A playful and introspective body of work, Stories of the Imaginary (self-portrait of two lemons) blurs the boundaries between waking and dreaming. Through expressive arrangements, Heinze draws on recent experience of restricted movement and limited social interaction, using the surface of the canvas as a space for the imagination – a substitute for closeness and touch. Proposing an implausible notion (a self-portrait of two individuals), the artist explores dualities, reflections and doubling in relation to constructions of selfhood. The paintings are accompanied by twin titles such as Parasol (STICK THER F BOI) and Junks (Self-portrait as Bonechewer), which complicate as much as they inform. Heinze begins each work as a drawing, working on each canvas until form and space exist in continual flux – a moment of transition undermining restrictive hierarchies. While these abstracted environments vibrating with vivid colour appear whimsical and enigmatic, her compositions refute normative modes of existence, challenging constructed notions of balance and harmony.

Sometimes my nervous system gets confused like old patterns trying to pull back into the binaries. Distract your senses to get out of triggers, they say. Like cold showers or biting a citrus fruit.

(Sour face)

For Heinze the process of creating promotes healing, allowing her to form a space of respite and escape from the exhaustion of her upbringing and restrictive systems of power. This dissipation of violence is reflected in her embrace of collage, an activity that has intensified with her new work. Through tearing up her drawings and reconstructing them, she disrupts relationships and narratives, uncovering weaknesses in their meaning. Heinze likens this process to a visual and physical way of thinking where connotations evolve in response to new developments. Translated onto large-scale canvases the collaged elements act as a protective shield, sheltering or covering up forms – a metaphor for the recesses of the imagination where vulnerability, fear, misunderstanding and desire are shrouded.

But what about the lemons you ask!
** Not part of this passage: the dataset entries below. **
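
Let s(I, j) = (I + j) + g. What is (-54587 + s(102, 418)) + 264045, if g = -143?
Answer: 209835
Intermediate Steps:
s(I, j) = -143 + I + j (s(I, j) = (I + j) - 143 = -143 + I + j)
(-54587 + s(102, 418)) + 264045 = (-54587 + (-143 + 102 + 418)) + 264045 = (-54587 + 377) + 264045 = -54210 + 264045 = 209835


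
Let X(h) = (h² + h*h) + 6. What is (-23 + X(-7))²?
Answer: 6561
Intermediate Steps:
X(h) = 6 + 2*h² (X(h) = (h² + h²) + 6 = 2*h² + 6 = 6 + 2*h²)
(-23 + X(-7))² = (-23 + (6 + 2*(-7)²))² = (-23 + (6 + 2*49))² = (-23 + (6 + 98))² = (-23 + 104)² = 81² = 6561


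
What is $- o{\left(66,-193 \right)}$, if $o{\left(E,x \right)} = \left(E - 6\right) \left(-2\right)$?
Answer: $120$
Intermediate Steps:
$o{\left(E,x \right)} = 12 - 2 E$ ($o{\left(E,x \right)} = \left(-6 + E\right) \left(-2\right) = 12 - 2 E$)
$- o{\left(66,-193 \right)} = - (12 - 132) = \left(-1\right) \left(-120\right) = 120$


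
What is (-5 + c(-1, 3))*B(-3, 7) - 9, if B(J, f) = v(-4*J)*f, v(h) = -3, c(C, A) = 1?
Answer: 75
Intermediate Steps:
B(J, f) = -3*f
(-5 + c(-1, 3))*B(-3, 7) - 9 = (-5 + 1)*(-3*7) - 9 = -4*(-21) - 9 = 84 - 9 = 75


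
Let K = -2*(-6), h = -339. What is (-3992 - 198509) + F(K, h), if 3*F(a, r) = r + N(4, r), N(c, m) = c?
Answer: -607838/3 ≈ -2.0261e+5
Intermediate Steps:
K = 12
F(a, r) = 4/3 + r/3 (F(a, r) = (r + 4)/3 = (4 + r)/3 = 4/3 + r/3)
(-3992 - 198509) + F(K, h) = (-3992 - 198509) + (4/3 + (1/3)*(-339)) = -202501 + (4/3 - 113) = -202501 - 335/3 = -607838/3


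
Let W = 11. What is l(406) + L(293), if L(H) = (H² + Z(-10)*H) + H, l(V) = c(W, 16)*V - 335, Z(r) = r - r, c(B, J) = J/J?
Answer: 86213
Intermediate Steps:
c(B, J) = 1
Z(r) = 0
l(V) = -335 + V (l(V) = 1*V - 335 = V - 335 = -335 + V)
L(H) = H + H² (L(H) = (H² + 0*H) + H = (H² + 0) + H = H² + H = H + H²)
l(406) + L(293) = (-335 + 406) + 293*(1 + 293) = 71 + 293*294 = 71 + 86142 = 86213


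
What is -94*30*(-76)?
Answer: 214320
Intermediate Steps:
-94*30*(-76) = -2820*(-76) = 214320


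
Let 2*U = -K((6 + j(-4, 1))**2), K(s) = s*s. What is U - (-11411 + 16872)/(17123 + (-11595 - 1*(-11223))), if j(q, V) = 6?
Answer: -173679829/16751 ≈ -10368.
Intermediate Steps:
K(s) = s**2
U = -10368 (U = (-((6 + 6)**2)**2)/2 = (-(12**2)**2)/2 = (-1*144**2)/2 = (-1*20736)/2 = (1/2)*(-20736) = -10368)
U - (-11411 + 16872)/(17123 + (-11595 - 1*(-11223))) = -10368 - (-11411 + 16872)/(17123 + (-11595 - 1*(-11223))) = -10368 - 5461/(17123 + (-11595 + 11223)) = -10368 - 5461/(17123 - 372) = -10368 - 5461/16751 = -173679829/16751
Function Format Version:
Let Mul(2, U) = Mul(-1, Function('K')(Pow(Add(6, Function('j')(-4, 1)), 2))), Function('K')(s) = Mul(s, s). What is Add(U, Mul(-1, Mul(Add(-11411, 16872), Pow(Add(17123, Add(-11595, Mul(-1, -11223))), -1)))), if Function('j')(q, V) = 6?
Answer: Rational(-173679829, 16751) ≈ -10368.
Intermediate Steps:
Function('K')(s) = Pow(s, 2)
U = -10368 (U = Mul(Rational(1, 2), Mul(-1, Pow(Pow(Add(6, 6), 2), 2))) = Mul(Rational(1, 2), Mul(-1, Pow(Pow(12, 2), 2))) = Mul(Rational(1, 2), Mul(-1, Pow(144, 2))) = Mul(Rational(1, 2), Mul(-1, 20736)) = Mul(Rational(1, 2), -20736) = -10368)
Add(U, Mul(-1, Mul(Add(-11411, 16872), Pow(Add(17123, Add(-11595, Mul(-1, -11223))), -1)))) = Add(-10368, Mul(-1, Mul(Add(-11411, 16872), Pow(Add(17123, Add(-11595, Mul(-1, -11223))), -1)))) = Add(-10368, Mul(-1, Mul(5461, Pow(Add(17123, Add(-11595, 11223)), -1)))) = Add(-10368, Mul(-1, Mul(5461, Pow(Add(17123, -372), -1)))) = Add(-10368, Mul(-1, Mul(5461, Pow(16751, -1)))) = Add(-10368, Mul(-1, Mul(5461, Rational(1, 16751)))) = Add(-10368, Mul(-1, Rational(5461, 16751))) = Add(-10368, Rational(-5461, 16751)) = Rational(-173679829, 16751)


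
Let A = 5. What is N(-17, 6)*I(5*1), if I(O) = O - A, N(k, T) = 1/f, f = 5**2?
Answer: 0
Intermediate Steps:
f = 25
N(k, T) = 1/25
I(O) = -5 + O (I(O) = O - 1*5 = O - 5 = -5 + O)
N(-17, 6)*I(5*1) = (-5 + 5*1)/25 = (-5 + 5)/25 = (1/25)*0 = 0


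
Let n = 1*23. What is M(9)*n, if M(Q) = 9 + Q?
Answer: 414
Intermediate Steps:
n = 23
M(9)*n = (9 + 9)*23 = 18*23 = 414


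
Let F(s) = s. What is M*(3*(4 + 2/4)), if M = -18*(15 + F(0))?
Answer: -3645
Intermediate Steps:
M = -270 (M = -18*(15 + 0) = -18*15 = -270)
M*(3*(4 + 2/4)) = -810*(4 + 2/4) = -810*(4 + 2*(1/4)) = -810*(4 + 1/2) = -810*9/2 = -270*27/2 = -3645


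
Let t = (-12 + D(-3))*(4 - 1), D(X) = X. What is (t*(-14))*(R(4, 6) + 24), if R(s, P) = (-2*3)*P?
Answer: -7560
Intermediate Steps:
R(s, P) = -6*P
t = -45 (t = (-12 - 3)*(4 - 1) = -15*3 = -45)
(t*(-14))*(R(4, 6) + 24) = (-45*(-14))*(-6*6 + 24) = 630*(-36 + 24) = 630*(-12) = -7560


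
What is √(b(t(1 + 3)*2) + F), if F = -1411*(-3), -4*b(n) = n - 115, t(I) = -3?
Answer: √17053/2 ≈ 65.294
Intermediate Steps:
b(n) = 115/4 - n/4 (b(n) = -(n - 115)/4 = -(-115 + n)/4 = 115/4 - n/4)
F = 4233
√(b(t(1 + 3)*2) + F) = √((115/4 - (-3)*2/4) + 4233) = √((115/4 - ¼*(-6)) + 4233) = √((115/4 + 3/2) + 4233) = √(121/4 + 4233) = √(17053/4) = √17053/2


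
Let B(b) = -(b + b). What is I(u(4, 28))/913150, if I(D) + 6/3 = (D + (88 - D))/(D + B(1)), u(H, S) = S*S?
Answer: -369/178520825 ≈ -2.0670e-6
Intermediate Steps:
u(H, S) = S**2
B(b) = -2*b
I(D) = -2 + 88/(-2 + D) (I(D) = -2 + (D + (88 - D))/(D - 2*1) = -2 + 88/(D - 2) = -2 + 88/(-2 + D))
I(u(4, 28))/913150 = (2*(46 - 1*28**2)/(-2 + 28**2))/913150 = (2*(46 - 1*784)/(-2 + 784))*(1/913150) = (2*(46 - 784)/782)*(1/913150) = (2*(1/782)*(-738))*(1/913150) = -738/391*1/913150 = -369/178520825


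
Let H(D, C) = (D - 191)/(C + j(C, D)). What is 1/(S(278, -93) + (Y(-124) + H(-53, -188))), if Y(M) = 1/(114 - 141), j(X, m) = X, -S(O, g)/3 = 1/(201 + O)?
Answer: 1215702/736273 ≈ 1.6512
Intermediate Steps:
S(O, g) = -3/(201 + O)
H(D, C) = (-191 + D)/(2*C) (H(D, C) = (D - 191)/(C + C) = (-191 + D)/((2*C)) = (-191 + D)*(1/(2*C)) = (-191 + D)/(2*C))
Y(M) = -1/27 (Y(M) = 1/(-27) = -1/27)
1/(S(278, -93) + (Y(-124) + H(-53, -188))) = 1/(-3/(201 + 278) + (-1/27 + (1/2)*(-191 - 53)/(-188))) = 1/(-3/479 + (-1/27 + (1/2)*(-1/188)*(-244))) = 1/(-3*1/479 + (-1/27 + 61/94)) = 1/(-3/479 + 1553/2538) = 1/(736273/1215702) = 1215702/736273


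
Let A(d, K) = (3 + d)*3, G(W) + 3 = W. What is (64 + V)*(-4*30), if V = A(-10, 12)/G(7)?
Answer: -7050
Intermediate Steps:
G(W) = -3 + W
A(d, K) = 9 + 3*d
V = -21/4 (V = (9 + 3*(-10))/(-3 + 7) = (9 - 30)/4 = -21*¼ = -21/4 ≈ -5.2500)
(64 + V)*(-4*30) = (64 - 21/4)*(-4*30) = (235/4)*(-120) = -7050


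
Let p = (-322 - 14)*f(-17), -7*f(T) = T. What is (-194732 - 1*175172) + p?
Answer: -370720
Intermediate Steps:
f(T) = -T/7
p = -816 (p = (-322 - 14)*(-⅐*(-17)) = -336*17/7 = -816)
(-194732 - 1*175172) + p = (-194732 - 1*175172) - 816 = (-194732 - 175172) - 816 = -369904 - 816 = -370720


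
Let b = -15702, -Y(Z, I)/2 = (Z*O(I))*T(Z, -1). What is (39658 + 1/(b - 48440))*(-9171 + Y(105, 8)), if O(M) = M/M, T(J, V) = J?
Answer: -79418213784135/64142 ≈ -1.2382e+9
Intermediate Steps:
O(M) = 1
Y(Z, I) = -2*Z**2 (Y(Z, I) = -2*Z*1*Z = -2*Z*Z = -2*Z**2)
(39658 + 1/(b - 48440))*(-9171 + Y(105, 8)) = (39658 + 1/(-15702 - 48440))*(-9171 - 2*105**2) = (39658 + 1/(-64142))*(-9171 - 2*11025) = (39658 - 1/64142)*(-9171 - 22050) = (2543743435/64142)*(-31221) = -79418213784135/64142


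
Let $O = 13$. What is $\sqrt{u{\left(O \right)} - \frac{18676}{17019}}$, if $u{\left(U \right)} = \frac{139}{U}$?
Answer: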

I say they are fine, they are plenty, they know where to set their boundaries. It's more their environment that's going nuts.’

Stefanie Heinze (b. 1987) lives and works in Berlin. She studied at the National Academy of Fine Arts, Oslo (2012) and the Academy of Fine Arts, Leipzig (2014), also participating in the residency programme at Skowhegan School of Painting & Sculpture, Maine (2016). Solo exhibitions include Frail Juice, Petzel Gallery, New York (2020); Ruler, LC Queisser, Tbilisi (2019); Odd Glove, Capitain Petzel, Berlin (2019); Food for the Young (Oozing Out), Mary Boone Gallery (2018); and Genuflect Softly #1, Pippy Houldsworth Gallery, London (2017). Heinze has participated in numerous group exhibitions including Studio Berlin, Boros Foundation with Berghain, Berlin (2020); Quadro, Deichtorhallen, Hamburg (2020); Liquid Bodies, Sammlung Philara, Düsseldorf (2019); Known Unknowns, Saatchi Gallery, London (2018), and Nothing Will Be As Before, Tanya Leighton Gallery, Berlin (2018). Collections include MAMCO Genève; Staatliche Kunstsammlungen, Dresden; Institute of Contemporary Art, Miami; Marguerite Hoffman Collection, Dallas; Fondazione Sandretto Re Rebaudengo, Turin; and The Rachofsky Collection, Dallas.